Lebih lanjut, dia menjelaskan bahwa kesalahan umum generasi muda adalah terburu-buru berinvestasi tanpa menyiapkan fondasi keuangan yang kuat. Banyak yang langsung melompat ke tahap investasi tanpa memperhatikan arus kas (cash flow), pengelolaan kredit, dan dana darurat.
“Yang paling awal, sebelum Anda ngapa-ngapain, Anda harus punya cash flow yang positif. Artinya, uang masuk Anda harus lebih besar dari yang keluar,” ujar Tania.
Selain itu, manajemen utang juga menjadi poin penting dalam menjaga kesehatan finansial. Menurutnya, penting untuk memahami perbedaan antara utang produktif dan konsumtif agar tidak terjebak pada beban cicilan yang memberatkan. Setelah arus kas dan kredit terkendali, barulah menyiapkan dana darurat.
“Kalau masih lajang, minimal dana darurat itu di 6 bulan pengeluaran. Kalau sudah menikah, tambah 3 bulan per anggota keluarga,” jelasnya.
Terakhir, Tania menekankan pentingnya disiplin dalam membangun fondasi finansial sebelum memikirkan investasi atau passive income.
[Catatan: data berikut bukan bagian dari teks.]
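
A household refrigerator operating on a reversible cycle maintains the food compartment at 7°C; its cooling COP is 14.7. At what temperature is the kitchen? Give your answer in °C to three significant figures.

26.1 °C

COP_R = T_C/(T_H − T_C) gives T_H − T_C = T_C/COP.
With T_C = 280.15 K, T_H = 280.15 × (1 + 1/14.7) = 299.21 K.
Converting, 299.21 K = 26.06°C.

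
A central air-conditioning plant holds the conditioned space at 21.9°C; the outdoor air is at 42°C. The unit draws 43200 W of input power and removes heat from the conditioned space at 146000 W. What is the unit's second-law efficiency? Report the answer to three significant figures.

0.230

COP_actual = Q̇_C/Ẇ = 146000/43200 = 3.380.
In absolute terms T_C = 295.05 K and T_H = 315.15 K, so ΔT = 20.10 K.
COP_Carnot = T_C/ΔT = 295.05/20.10 = 14.68.
η_II = COP_actual/COP_Carnot = 3.380/14.68 = 0.2302.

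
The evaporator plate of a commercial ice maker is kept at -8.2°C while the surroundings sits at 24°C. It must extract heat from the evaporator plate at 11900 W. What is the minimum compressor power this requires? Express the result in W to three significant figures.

1450 W

In absolute terms T_C = 264.95 K and T_H = 297.15 K, so ΔT = 32.20 K.
COP_Carnot = T_C/ΔT = 264.95/32.20 = 8.228.
Ẇ_min = Q̇/COP_Carnot = 11900/8.228 = 1446 W.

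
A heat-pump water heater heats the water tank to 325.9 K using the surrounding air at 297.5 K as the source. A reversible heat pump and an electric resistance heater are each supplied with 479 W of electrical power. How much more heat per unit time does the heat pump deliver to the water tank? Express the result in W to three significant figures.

5020 W

The reservoir spacing is ΔT = 325.9 − 297.5 = 28.40 K.
COP_Carnot = T_H/ΔT = 325.90/28.40 = 11.48.
The heat pump delivers Q̇_H = COP × Ẇ = 5497 W; the resistance heater delivers Ẇ = 479.0 W.
Extra = (COP − 1)·Ẇ = 5018 W.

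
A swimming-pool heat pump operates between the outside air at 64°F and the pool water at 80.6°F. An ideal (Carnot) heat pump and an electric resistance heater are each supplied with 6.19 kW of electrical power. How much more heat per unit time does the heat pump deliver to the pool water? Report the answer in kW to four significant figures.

195.3 kW

In absolute terms T_C = 290.93 K and T_H = 300.15 K, so ΔT = 9.222 K.
COP_Carnot = T_H/ΔT = 300.15/9.222 = 32.55.
The heat pump delivers Q̇_H = COP × Ẇ = 201.5 kW; the resistance heater delivers Ẇ = 6.190 kW.
Extra = (COP − 1)·Ẇ = 195.3 kW.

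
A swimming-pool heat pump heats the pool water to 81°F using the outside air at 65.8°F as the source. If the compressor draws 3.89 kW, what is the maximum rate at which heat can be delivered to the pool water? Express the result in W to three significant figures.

138000 W

In absolute terms T_C = 291.93 K and T_H = 300.37 K, so ΔT = 8.444 K.
COP_Carnot = T_H/ΔT = 300.37/8.444 = 35.57.
Q̇_max = COP_Carnot × Ẇ = 35.57 × 3.890 kW = 138.4 kW = 138400 W.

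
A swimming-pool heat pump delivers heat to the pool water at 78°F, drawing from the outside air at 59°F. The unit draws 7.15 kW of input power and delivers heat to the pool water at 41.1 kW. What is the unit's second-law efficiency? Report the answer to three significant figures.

COP_actual = Q̇_H/Ẇ = 41.10/7.150 = 5.748.
In absolute terms T_C = 288.15 K and T_H = 298.71 K, so ΔT = 10.56 K.
COP_Carnot = T_H/ΔT = 298.71/10.56 = 28.30.
η_II = COP_actual/COP_Carnot = 5.748/28.30 = 0.2031.

0.203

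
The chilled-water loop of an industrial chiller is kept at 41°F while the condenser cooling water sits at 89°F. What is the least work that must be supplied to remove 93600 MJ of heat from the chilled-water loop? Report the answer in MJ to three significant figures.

In absolute terms T_C = 278.15 K and T_H = 304.82 K, so ΔT = 26.67 K.
The reversible limit is COP_R = T_C/ΔT = 10.43, so W_min = Q_C/COP = Q_C·ΔT/T_C.
W_min = 93600 × 26.67/278.15 = 8974 MJ.

8970 MJ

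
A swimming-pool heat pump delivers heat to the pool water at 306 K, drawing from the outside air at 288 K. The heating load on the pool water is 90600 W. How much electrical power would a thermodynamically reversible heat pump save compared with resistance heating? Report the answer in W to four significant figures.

85270 W

The reservoir spacing is ΔT = 306 − 288 = 18.00 K.
COP_Carnot = T_H/ΔT = 306.00/18.00 = 17.00.
Resistance heating needs Ẇ_res = Q̇_H = 90600 W; the reversible heat pump needs only Ẇ_hp = Q̇_H/COP = 5329 W.
Saving = 90600 − 5329 = 85270 W.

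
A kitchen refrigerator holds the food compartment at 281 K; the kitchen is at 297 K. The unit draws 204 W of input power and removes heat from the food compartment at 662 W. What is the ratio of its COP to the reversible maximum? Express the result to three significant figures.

COP_actual = Q̇_C/Ẇ = 662.0/204.0 = 3.245.
The reservoir spacing is ΔT = 297 − 281 = 16.00 K.
COP_Carnot = T_C/ΔT = 281.00/16.00 = 17.56.
η_II = COP_actual/COP_Carnot = 3.245/17.56 = 0.1848.

0.185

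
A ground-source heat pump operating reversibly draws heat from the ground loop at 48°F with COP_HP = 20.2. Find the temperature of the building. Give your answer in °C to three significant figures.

COP_HP = T_H/(T_H − T_C) rearranges to T_H = COP·T_C/(COP − 1).
With T_C = 282.04 K, T_H = 20.2 × 282.04/19.20 = 296.73 K.
Converting, 296.73 K = 23.58°C.

23.6 °C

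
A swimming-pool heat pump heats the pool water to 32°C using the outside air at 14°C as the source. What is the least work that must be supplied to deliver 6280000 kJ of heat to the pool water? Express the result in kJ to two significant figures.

370000 kJ

In absolute terms T_C = 287.15 K and T_H = 305.15 K, so ΔT = 18.00 K.
The reversible limit is COP_HP = T_H/ΔT = 16.95, so W_min = Q_H/COP = Q_H·ΔT/T_H.
W_min = 6280000 × 18.00/305.15 = 370400 kJ.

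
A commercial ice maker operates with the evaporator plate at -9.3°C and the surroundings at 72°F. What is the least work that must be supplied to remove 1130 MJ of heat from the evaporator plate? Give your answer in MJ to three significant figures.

135 MJ

In absolute terms T_C = 263.85 K and T_H = 295.37 K, so ΔT = 31.52 K.
The reversible limit is COP_R = T_C/ΔT = 8.370, so W_min = Q_C/COP = Q_C·ΔT/T_C.
W_min = 1130 × 31.52/263.85 = 135.0 MJ.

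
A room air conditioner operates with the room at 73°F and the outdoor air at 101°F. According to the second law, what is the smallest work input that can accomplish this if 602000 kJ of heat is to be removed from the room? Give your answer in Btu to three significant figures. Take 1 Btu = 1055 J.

30000 Btu

In absolute terms T_C = 295.93 K and T_H = 311.48 K, so ΔT = 15.56 K.
The reversible limit is COP_R = T_C/ΔT = 19.02, so W_min = Q_C/COP = Q_C·ΔT/T_C.
W_min = 602000 × 15.56/295.93 = 31640 kJ = 29990 Btu.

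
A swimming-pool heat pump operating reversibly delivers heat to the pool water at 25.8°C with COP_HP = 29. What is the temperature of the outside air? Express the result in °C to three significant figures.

15.5 °C

COP_HP = T_H/(T_H − T_C) gives T_H − T_C = T_H/COP.
With T_H = 298.95 K, T_C = 298.95 × (1 − 1/29) = 288.64 K.
Converting, 288.64 K = 15.49°C.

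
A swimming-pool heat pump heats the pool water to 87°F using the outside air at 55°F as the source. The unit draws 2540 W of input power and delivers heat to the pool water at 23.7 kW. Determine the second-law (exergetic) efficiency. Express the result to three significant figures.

0.546

Converting, Q̇_H = 23.70 kW = 23700 W, so COP_actual = Q̇_H/Ẇ = 23700/2540 = 9.331.
In absolute terms T_C = 285.93 K and T_H = 303.71 K, so ΔT = 17.78 K.
COP_Carnot = T_H/ΔT = 303.71/17.78 = 17.08.
η_II = COP_actual/COP_Carnot = 9.331/17.08 = 0.5462.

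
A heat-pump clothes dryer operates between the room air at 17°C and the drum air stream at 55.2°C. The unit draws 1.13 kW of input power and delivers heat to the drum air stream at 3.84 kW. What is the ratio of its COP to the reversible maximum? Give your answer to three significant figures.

0.395

COP_actual = Q̇_H/Ẇ = 3.840/1.130 = 3.398.
In absolute terms T_C = 290.15 K and T_H = 328.35 K, so ΔT = 38.20 K.
COP_Carnot = T_H/ΔT = 328.35/38.20 = 8.596.
η_II = COP_actual/COP_Carnot = 3.398/8.596 = 0.3953.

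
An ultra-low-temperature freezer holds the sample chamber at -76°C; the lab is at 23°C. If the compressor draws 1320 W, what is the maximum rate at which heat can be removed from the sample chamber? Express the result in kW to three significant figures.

In absolute terms T_C = 197.15 K and T_H = 296.15 K, so ΔT = 99.00 K.
COP_Carnot = T_C/ΔT = 197.15/99.00 = 1.991.
Q̇_max = COP_Carnot × Ẇ = 1.991 × 1320 W = 2629 W = 2.629 kW.

2.63 kW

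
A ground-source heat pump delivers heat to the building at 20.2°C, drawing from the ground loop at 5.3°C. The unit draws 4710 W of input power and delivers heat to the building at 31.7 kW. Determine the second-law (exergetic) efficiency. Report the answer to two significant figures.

0.34

Converting, Q̇_H = 31.70 kW = 31700 W, so COP_actual = Q̇_H/Ẇ = 31700/4710 = 6.730.
In absolute terms T_C = 278.45 K and T_H = 293.35 K, so ΔT = 14.90 K.
COP_Carnot = T_H/ΔT = 293.35/14.90 = 19.69.
η_II = COP_actual/COP_Carnot = 6.730/19.69 = 0.3419.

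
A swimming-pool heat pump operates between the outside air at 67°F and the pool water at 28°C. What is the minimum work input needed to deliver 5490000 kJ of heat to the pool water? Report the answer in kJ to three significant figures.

In absolute terms T_C = 292.59 K and T_H = 301.15 K, so ΔT = 8.556 K.
The reversible limit is COP_HP = T_H/ΔT = 35.20, so W_min = Q_H/COP = Q_H·ΔT/T_H.
W_min = 5490000 × 8.556/301.15 = 156000 kJ.

156000 kJ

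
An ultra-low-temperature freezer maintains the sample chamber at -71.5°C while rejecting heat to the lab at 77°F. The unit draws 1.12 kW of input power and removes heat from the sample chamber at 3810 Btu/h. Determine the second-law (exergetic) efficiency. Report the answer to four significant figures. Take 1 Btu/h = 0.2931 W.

0.4771

Converting, Q̇_C = 3810 Btu/h = 1.117 kW, so COP_actual = Q̇_C/Ẇ = 1.117/1.120 = 0.9971.
In absolute terms T_C = 201.65 K and T_H = 298.15 K, so ΔT = 96.50 K.
COP_Carnot = T_C/ΔT = 201.65/96.50 = 2.090.
η_II = COP_actual/COP_Carnot = 0.9971/2.090 = 0.4771.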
Dia pun mengingatkan, setiap orang perlu melakukan financial check-up secara rutin untuk memastikan kondisi keuangan tetap sehat dan terkendali.
Sejumlah anak muda pun tampak antusias mengikuti beberapa kegiatan seru di acara Bisnis Muda Day 2025, di antaranya yakni Pound Fit Bareng Komunitas by Fithub, Workshop Craftpreneur, Talkshow seputar keuangan, wirausaha, hingga work-life balance dalam berkarier.
Tak ketinggalan, sejumlah Usaha Mikro, Kecil, dan Menengah (UMKM) yang menjajakan makanan dan minuman pun turut dilibatkan dalam acara Bisnis Muda Day 2025.
Berbagai pihak yang turut menyukseskan gelaran Bisnis Muda Day 2025 di antaranya yaitu PT Astra International Tbk. (ASII), PT Perusahaan Gas Negara Tbk. (PGAS), dan PT Astra Hondra Motor (AHM).